In this section, we'll focus on helping strength and conditioning coaches evaluate individual training sessions. To do this, we will:

- Extract the maximum values for each parameter for every player.
- Visualize the player’s performance in a single session.

---

In [None]:
zoom_df.loc[:, 'acc_dec_cnt'] = zoom_df.acc_cnt + zoom_df.dec_cnt

In [None]:
ind_week_4_df = zoom_df[(zoom_df.date >= date_from) & (zoom_df.date <= date_until)]

In [None]:
def extract_max_for_player(all_sessions_df: pd.DataFrame, player_name: str, feature_name: str) -> float:
  player_session_df = all_sessions_df[all_sessions_df.player == player_name]
  return player_session_df[feature_name].max()

def extract_max_features(all_sessions_df: pd.DataFrame, players_list: list, param_name: str) -> list:
  max_features = []
  for p in players_list:
    value = extract_max_for_player(all_sessions_df, p, param_name)
    if value == 0:
      value = all_sessions_df[param_name].max()
    max_features.append(value)
  return max_features

In [None]:
def get_colors_and_percentages(session_values: list, max_values: list) -> list:
  colors = []
  percentages = []

  COLOR_DICT = {
      'low': 'tomato',
      'neutral': 'steelblue',
      'high': 'forestgreen'
  }

  for val, max_v in zip(session_values, max_values):
    percentage = int(val / max_v * 100)
    LOW = 40
    HIGH = 80
    if percentage < LOW:
      color = COLOR_DICT['low']
    elif LOW < percentage < HIGH:
      color = 'steelblue'
    else:
      color = COLOR_DICT['high']
    colors.append(color)
    percentages.append(percentage)
  return colors, percentages

In [None]:
TEXT_COLOR = 'lightgrey'
plt.rcParams['text.color'] = TEXT_COLOR
plt.rcParams['axes.labelcolor'] = TEXT_COLOR
plt.rcParams['xtick.color'] = TEXT_COLOR
plt.rcParams['ytick.color'] = TEXT_COLOR

In [None]:
report_colums = ['total_distance_m', 'HI_m', 'acc_dec_cnt', 'player_load']

In [None]:
session_date = ind_week_4_df.date.iloc[-1]
session_df = ind_week_4_df[ind_week_4_df.date == session_date]
players = session_df.player.unique()

num_columns = 4
num_players = players.shape[0]
fig, axs = plt.subplots(figsize=(10, 6), nrows=1, ncols=num_columns)
facecolor = "#00001a"
fig.set_facecolor(facecolor)


fig.suptitle(f'Session report {session_date}', fontsize=18, weight='bold')

ax_count = 0
for param, ax in zip(report_colums, axs.reshape(-1)):
  max_features = extract_max_features(zoom_df, players, param)

  separation_factor = 2

  session_param_values = session_df[param].values
  colors, percentages = get_colors_and_percentages(session_param_values, max_features)
  ax.barh(players, max_features, align='center', color='gray', height=0.6, label='Max')
  ax.barh(players, session_param_values, align='center', color=colors, height=0.4, label='Session')

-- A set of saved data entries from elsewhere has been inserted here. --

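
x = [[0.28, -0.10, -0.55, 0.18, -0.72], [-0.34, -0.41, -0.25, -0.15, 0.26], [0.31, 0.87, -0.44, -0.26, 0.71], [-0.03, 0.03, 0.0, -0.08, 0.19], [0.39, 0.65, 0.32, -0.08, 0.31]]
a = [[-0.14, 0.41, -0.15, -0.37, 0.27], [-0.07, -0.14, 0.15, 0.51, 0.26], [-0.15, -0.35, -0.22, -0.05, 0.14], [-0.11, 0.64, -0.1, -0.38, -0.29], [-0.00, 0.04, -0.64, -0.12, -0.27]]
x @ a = [[0.03,0.41,0.51,-0.11,0.11], [0.13,-0.08,-0.11,-0.05,-0.26], [-0.01,0.02,-0.25,0.36,0.13], [0.01,-0.06,-0.1,0.03,-0.03], [-0.14,-0.08,-0.22,0.16,0.26]]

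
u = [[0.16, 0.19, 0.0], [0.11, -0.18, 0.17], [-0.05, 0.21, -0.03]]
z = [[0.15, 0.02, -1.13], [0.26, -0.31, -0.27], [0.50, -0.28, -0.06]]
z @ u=[[0.08, -0.21, 0.04], [0.02, 0.05, -0.04], [0.05, 0.13, -0.05]]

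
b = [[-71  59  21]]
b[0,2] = 21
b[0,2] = 21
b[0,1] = 59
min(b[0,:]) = -71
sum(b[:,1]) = 59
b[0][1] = 59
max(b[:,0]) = -71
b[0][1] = 59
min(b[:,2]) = 21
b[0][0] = -71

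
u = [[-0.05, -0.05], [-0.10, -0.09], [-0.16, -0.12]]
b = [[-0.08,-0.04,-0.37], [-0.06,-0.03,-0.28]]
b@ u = [[0.07,  0.05], [0.05,  0.04]]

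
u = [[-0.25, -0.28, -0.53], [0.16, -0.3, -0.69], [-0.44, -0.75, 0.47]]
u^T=[[-0.25, 0.16, -0.44],[-0.28, -0.30, -0.75],[-0.53, -0.69, 0.47]]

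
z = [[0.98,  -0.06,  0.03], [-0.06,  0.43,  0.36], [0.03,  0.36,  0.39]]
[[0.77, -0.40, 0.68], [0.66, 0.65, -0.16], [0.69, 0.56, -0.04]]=z @ [[0.82, -0.37, 0.64], [0.95, 0.96, -0.64], [0.83, 0.59, 0.44]]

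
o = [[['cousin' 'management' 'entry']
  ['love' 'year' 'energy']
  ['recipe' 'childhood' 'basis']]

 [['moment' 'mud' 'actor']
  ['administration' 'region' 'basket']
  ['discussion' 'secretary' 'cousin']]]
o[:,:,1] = [['management', 'year', 'childhood'], ['mud', 'region', 'secretary']]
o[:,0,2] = ['entry', 'actor']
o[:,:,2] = [['entry', 'energy', 'basis'], ['actor', 'basket', 'cousin']]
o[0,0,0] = 'cousin'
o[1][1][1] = 'region'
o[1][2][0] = 'discussion'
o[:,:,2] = [['entry', 'energy', 'basis'], ['actor', 'basket', 'cousin']]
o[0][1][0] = 'love'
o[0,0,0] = 'cousin'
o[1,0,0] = 'moment'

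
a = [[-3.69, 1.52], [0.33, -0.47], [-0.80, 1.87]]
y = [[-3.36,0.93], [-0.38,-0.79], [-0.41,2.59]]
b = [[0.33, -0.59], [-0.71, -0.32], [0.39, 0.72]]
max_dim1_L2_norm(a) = 3.99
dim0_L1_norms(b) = [1.43, 1.63]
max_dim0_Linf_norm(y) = 3.36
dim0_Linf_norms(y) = [3.36, 2.59]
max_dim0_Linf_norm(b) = 0.72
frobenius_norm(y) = 4.45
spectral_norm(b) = 1.09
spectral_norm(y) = 3.76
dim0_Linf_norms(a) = [3.69, 1.87]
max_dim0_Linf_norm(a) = 3.69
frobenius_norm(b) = 1.32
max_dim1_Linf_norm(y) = 3.36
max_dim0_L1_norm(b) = 1.63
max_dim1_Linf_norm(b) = 0.72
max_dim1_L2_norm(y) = 3.49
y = a + b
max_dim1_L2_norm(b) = 0.82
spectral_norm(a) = 4.31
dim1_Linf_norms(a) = [3.69, 0.47, 1.87]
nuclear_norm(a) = 5.66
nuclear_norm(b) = 1.83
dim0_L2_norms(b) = [0.87, 0.98]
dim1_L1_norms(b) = [0.92, 1.03, 1.11]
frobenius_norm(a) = 4.52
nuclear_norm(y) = 6.14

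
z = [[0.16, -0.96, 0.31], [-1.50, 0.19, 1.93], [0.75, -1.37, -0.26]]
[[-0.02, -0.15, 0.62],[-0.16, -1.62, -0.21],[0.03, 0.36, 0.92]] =z @[[-0.42,0.61,0.3],[-0.18,0.14,-0.54],[-0.39,-0.38,0.18]]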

  for cnt, info in enumerate(zip(session_param_values, percentages)):
    value, percentage = info
    ax.text(y=cnt - 0.1, x=value / 2, s=f'{percentage}%', fontsize=10)

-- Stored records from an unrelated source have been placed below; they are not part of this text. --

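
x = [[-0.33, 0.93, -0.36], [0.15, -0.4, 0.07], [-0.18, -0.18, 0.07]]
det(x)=0.019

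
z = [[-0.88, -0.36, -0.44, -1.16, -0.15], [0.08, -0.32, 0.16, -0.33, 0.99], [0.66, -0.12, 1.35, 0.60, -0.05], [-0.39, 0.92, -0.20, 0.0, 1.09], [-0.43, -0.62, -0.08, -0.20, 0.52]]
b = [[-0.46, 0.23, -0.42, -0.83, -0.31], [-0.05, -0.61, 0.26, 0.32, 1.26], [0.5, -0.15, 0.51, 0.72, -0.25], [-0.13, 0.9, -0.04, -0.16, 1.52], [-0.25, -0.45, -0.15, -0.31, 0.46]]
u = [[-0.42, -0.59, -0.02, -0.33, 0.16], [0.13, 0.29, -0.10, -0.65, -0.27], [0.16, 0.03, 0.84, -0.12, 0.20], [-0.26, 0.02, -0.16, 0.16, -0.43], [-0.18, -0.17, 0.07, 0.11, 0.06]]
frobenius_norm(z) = 3.07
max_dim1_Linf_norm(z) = 1.35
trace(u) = 0.93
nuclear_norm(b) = 4.98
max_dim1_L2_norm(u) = 0.89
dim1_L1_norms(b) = [2.25, 2.5, 2.13, 2.75, 1.62]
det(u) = -0.01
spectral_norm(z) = 2.17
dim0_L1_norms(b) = [1.39, 2.34, 1.38, 2.34, 3.8]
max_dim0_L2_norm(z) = 1.57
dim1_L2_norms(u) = [0.81, 0.78, 0.89, 0.55, 0.29]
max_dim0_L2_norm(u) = 0.86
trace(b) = -0.26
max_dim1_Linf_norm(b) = 1.52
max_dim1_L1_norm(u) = 1.52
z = b + u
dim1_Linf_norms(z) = [1.16, 0.99, 1.35, 1.09, 0.62]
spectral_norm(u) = 0.96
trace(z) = 0.67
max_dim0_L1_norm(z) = 2.8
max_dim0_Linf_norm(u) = 0.84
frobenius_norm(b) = 2.87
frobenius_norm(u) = 1.56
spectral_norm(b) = 2.09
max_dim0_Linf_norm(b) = 1.52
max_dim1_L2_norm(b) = 1.78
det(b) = 0.03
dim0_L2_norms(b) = [0.74, 1.21, 0.73, 1.2, 2.07]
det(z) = -1.01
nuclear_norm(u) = 3.05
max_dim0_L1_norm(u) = 1.37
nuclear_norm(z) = 6.04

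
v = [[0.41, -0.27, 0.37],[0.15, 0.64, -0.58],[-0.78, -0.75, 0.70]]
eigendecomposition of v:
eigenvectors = [[(-0.64+0j), -0.64-0.00j, (-0.16+0j)], [0.61+0.17j, 0.61-0.17j, (0.72+0j)], [-0.30-0.33j, -0.30+0.33j, (0.67+0j)]]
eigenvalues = [(0.84+0.26j), (0.84-0.26j), (0.07+0j)]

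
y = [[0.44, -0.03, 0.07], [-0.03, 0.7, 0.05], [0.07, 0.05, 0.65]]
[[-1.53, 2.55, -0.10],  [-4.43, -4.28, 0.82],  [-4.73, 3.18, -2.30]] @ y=[[-0.76, 1.83, -0.04], [-1.76, -2.82, 0.01], [-2.34, 2.25, -1.67]]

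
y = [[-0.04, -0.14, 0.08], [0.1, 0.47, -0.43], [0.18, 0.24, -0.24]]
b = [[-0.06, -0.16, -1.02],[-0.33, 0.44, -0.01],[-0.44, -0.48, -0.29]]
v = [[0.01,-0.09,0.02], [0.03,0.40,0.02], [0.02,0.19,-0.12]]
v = y @ b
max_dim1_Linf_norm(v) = 0.4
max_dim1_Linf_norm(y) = 0.47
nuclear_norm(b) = 2.22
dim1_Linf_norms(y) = [0.14, 0.47, 0.24]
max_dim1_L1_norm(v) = 0.45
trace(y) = 0.19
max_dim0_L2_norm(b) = 1.06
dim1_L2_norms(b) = [1.03, 0.55, 0.71]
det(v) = -0.00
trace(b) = 0.09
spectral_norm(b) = 1.13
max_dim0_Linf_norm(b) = 1.02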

  ax.yaxis.set_tick_params(labelsize=10)
  ax.xaxis.set_tick_params(labelsize=10)

  y_tick_labels = ax.get_yticklabels()
  for y_tick_label in y_tick_labels:
    y_tick_label.set_fontweight('bold')

  if ax_count % num_columns != 0:
    ax.axes.yaxis.set_ticklabels([])
  ax_count += 1
  ax.set_facecolor(facecolor)
  ax.set_title(param, fontsize=14)

Thank you for your attention and dedication throughout this process. Your efforts in analyzing and understanding the data will be crucial in improving performance and supporting the coaching staff. Keep up the great work!